Pues bien, abro los periódicos de acá y encuentro que se acaba de producir una situación interesante e inquietante. El Banco Santander mandó un informe económico a sus clientes y el gobierno de Dilma Rousseff, que aspira a su reelección en fecha próxima, reaccionó con notoria molestia. El ex Presidente Lula, en apoyo de Dilma, declaró que la persona que hizo el informe “no sabe nada del Brasil o del gobierno de Dilma Rousseff”. Pues bien, el peligroso análisis había dicho, en síntesis, lo siguiente: que si la candidatura de Dilma subía en las encuestas, era probable que la Bolsa de Comercio y otros indicadores económicos bajaran.

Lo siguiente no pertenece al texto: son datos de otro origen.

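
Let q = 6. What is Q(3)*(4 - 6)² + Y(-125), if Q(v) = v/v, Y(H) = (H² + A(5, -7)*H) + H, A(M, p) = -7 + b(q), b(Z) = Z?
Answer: 15629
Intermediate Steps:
A(M, p) = -1 (A(M, p) = -7 + 6 = -1)
Y(H) = H² (Y(H) = (H² - H) + H = H²)
Q(v) = 1
Q(3)*(4 - 6)² + Y(-125) = 1*(4 - 6)² + (-125)² = 1*(-2)² + 15625 = 1*4 + 15625 = 4 + 15625 = 15629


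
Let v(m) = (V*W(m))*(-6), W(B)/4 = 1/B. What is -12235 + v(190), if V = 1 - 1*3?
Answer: -1162301/95 ≈ -12235.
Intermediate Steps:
V = -2 (V = 1 - 3 = -2)
W(B) = 4/B
v(m) = 48/m (v(m) = -8/m*(-6) = 48/m)
-12235 + v(190) = -12235 + 48/190 = -12235 + 48*(1/190) = -12235 + 24/95 = -1162301/95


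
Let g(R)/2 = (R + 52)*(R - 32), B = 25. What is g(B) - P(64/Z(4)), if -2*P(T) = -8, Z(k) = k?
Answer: -1082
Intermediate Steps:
P(T) = 4 (P(T) = -1/2*(-8) = 4)
g(R) = 2*(-32 + R)*(52 + R) (g(R) = 2*((R + 52)*(R - 32)) = 2*((52 + R)*(-32 + R)) = 2*((-32 + R)*(52 + R)) = 2*(-32 + R)*(52 + R))
g(B) - P(64/Z(4)) = (-3328 + 2*25**2 + 40*25) - 1*4 = (-3328 + 2*625 + 1000) - 4 = (-3328 + 1250 + 1000) - 4 = -1078 - 4 = -1082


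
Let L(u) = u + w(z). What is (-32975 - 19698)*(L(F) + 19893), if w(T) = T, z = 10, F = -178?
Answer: -1038974925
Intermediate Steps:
L(u) = 10 + u (L(u) = u + 10 = 10 + u)
(-32975 - 19698)*(L(F) + 19893) = (-32975 - 19698)*((10 - 178) + 19893) = -52673*(-168 + 19893) = -52673*19725 = -1038974925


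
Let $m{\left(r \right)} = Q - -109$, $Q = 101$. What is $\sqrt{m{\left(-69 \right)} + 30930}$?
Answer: $6 \sqrt{865} \approx 176.47$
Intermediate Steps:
$m{\left(r \right)} = 210$ ($m{\left(r \right)} = 101 - -109 = 101 + 109 = 210$)
$\sqrt{m{\left(-69 \right)} + 30930} = \sqrt{210 + 30930} = \sqrt{31140} = 6 \sqrt{865}$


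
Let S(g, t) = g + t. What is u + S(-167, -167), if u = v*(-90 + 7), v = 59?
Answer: -5231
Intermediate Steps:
u = -4897 (u = 59*(-90 + 7) = 59*(-83) = -4897)
u + S(-167, -167) = -4897 + (-167 - 167) = -4897 - 334 = -5231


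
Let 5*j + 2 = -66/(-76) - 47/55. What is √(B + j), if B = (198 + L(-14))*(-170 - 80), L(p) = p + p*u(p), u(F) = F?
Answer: I*√414971235118/2090 ≈ 308.22*I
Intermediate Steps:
L(p) = p + p² (L(p) = p + p*p = p + p²)
B = -95000 (B = (198 - 14*(1 - 14))*(-170 - 80) = (198 - 14*(-13))*(-250) = (198 + 182)*(-250) = 380*(-250) = -95000)
j = -4151/10450 (j = -⅖ + (-66/(-76) - 47/55)/5 = -⅖ + (-66*(-1/76) - 47*1/55)/5 = -⅖ + (33/38 - 47/55)/5 = -⅖ + (⅕)*(29/2090) = -⅖ + 29/10450 = -4151/10450 ≈ -0.39722)
√(B + j) = √(-95000 - 4151/10450) = √(-992754151/10450) = I*√414971235118/2090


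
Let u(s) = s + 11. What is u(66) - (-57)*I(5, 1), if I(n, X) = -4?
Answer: -151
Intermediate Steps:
u(s) = 11 + s
u(66) - (-57)*I(5, 1) = (11 + 66) - (-57)*(-4) = 77 - 1*228 = 77 - 228 = -151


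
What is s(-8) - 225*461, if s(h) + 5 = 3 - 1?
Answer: -103728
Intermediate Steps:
s(h) = -3 (s(h) = -5 + (3 - 1) = -5 + 2 = -3)
s(-8) - 225*461 = -3 - 225*461 = -3 - 103725 = -103728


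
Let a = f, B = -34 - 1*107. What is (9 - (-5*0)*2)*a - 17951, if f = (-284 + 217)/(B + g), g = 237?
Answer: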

La diplomacia, sin duda, no era el punto fuerte de los redactores del texto. El presidente del Banco Santander pidió disculpas y el autor principal del mamotreto perdió su cargo. Pero el episodio hizo correr mucha tinta, probablemente con buenas razones. No está mal que los autores de la información económica de los bancos procedan con tacto, sobre todo cuando se trata de bancos extranjeros autorizados por las autoridades financieras locales, pero esto no justifica un exceso de celo que se parece demasiado a la censura. Ni las críticas proceden necesariamente del desconocimiento de las ingratas realidades, ni las realidades, conocidas en profundidad, excluyen la crítica. Se podría sostener, más bien, exactamente lo contrario. Pero el tema de la libertad de expresión, por desgracia, mantiene en todas partes su más completa, universal, permanente vigencia. Es el reverso de las democracias de hoy, su lado oscuro, y sale a la luz en las circunstancias, en los momentos y lugares más imprevistos.